Instrumental in the efforts to censor the Dixie Chicks has been the media conglomerate Clear Channel, a company with close ties to the Bush administration. The campaign also involves the extreme-right FreeRepublic.com web site and Cox Radio and Cumulus Broadcasting, two large radio broadcasters who dominate the country music radio scene. The CD-smashing rally in Louisiana by a 33,000-pound tractor was orchestrated by KRMD, part of Cumulus Media, which has just recently lifted its ban against the group’s music. The so-called ‘grassroots’ uproar against the trio is in fact a highly orchestrated phenomenon.
According to a report in Launch, Yahoo’s music service, all three group members have 24-hour personal protection. Said spokeswoman Emily Robison: “I feel our safety is a huge, important issue right now. We officially have a posse now because we have to have security people with us at all times, and this has gotten to a point where enough is enough, you know! When you feel like your own safety is an issue, I think people [anti-group protesters] have to step back.”
Recording artist Bruce Springsteen has come out in support of the Dixie Chicks. In a message on his official web site, Springsteen opined:
“The Dixie Chicks have taken a big hit lately for exercising their basic right to express themselves. To me, they’re terrific American artists expressing American values by using their American right to free speech. For them to be banished wholesale from radio stations, and even entire radio networks, for speaking out is un-American.

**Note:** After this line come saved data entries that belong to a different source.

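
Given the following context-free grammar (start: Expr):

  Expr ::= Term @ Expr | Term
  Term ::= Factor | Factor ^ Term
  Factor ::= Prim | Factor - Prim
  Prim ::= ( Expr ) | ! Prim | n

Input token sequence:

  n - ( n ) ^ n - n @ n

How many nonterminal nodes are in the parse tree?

19

[Expr [Term [Factor [Factor [Prim n]] - [Prim ( [Expr [Term [Factor [Prim n]]]] )]] ^ [Term [Factor [Factor [Prim n]] - [Prim n]]]] @ [Expr [Term [Factor [Prim n]]]]]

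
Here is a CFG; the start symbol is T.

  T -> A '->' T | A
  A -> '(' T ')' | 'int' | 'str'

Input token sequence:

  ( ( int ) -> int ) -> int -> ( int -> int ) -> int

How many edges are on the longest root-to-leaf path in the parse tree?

[T [A ( [T [A ( [T [A int]] )] -> [T [A int]]] )] -> [T [A int] -> [T [A ( [T [A int] -> [T [A int]]] )] -> [T [A int]]]]]

7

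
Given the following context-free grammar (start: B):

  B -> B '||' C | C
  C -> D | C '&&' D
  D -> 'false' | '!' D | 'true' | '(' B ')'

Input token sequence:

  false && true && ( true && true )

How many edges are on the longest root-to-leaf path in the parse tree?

[B [C [C [C [D false]] && [D true]] && [D ( [B [C [C [D true]] && [D true]]] )]]]

7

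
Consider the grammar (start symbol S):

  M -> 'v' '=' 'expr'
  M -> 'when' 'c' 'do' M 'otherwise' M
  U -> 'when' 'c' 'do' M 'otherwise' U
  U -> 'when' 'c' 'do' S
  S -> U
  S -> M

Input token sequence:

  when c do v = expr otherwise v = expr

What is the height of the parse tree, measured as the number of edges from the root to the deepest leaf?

[S [M when c do [M v = expr] otherwise [M v = expr]]]

3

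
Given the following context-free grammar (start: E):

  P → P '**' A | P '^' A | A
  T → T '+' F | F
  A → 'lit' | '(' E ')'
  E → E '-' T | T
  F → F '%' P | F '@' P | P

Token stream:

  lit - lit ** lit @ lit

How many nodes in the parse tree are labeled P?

4

[E [E [T [F [P [A lit]]]]] - [T [F [F [P [P [A lit]] ** [A lit]]] @ [P [A lit]]]]]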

“The pressure coming from the government and big business to enforce conformity of thought concerning the war and politics goes against everything that this country is about—namely freedom. Right now, we are supposedly fighting to create freedom in Iraq, at the same time that some are trying to intimidate and punish people for using that same freedom here at home.
“I don’t know what happens next, but I do want to add my voice to those who think that the Dixie Chicks are getting a raw deal, and an un-American one to boot. I send them my support.”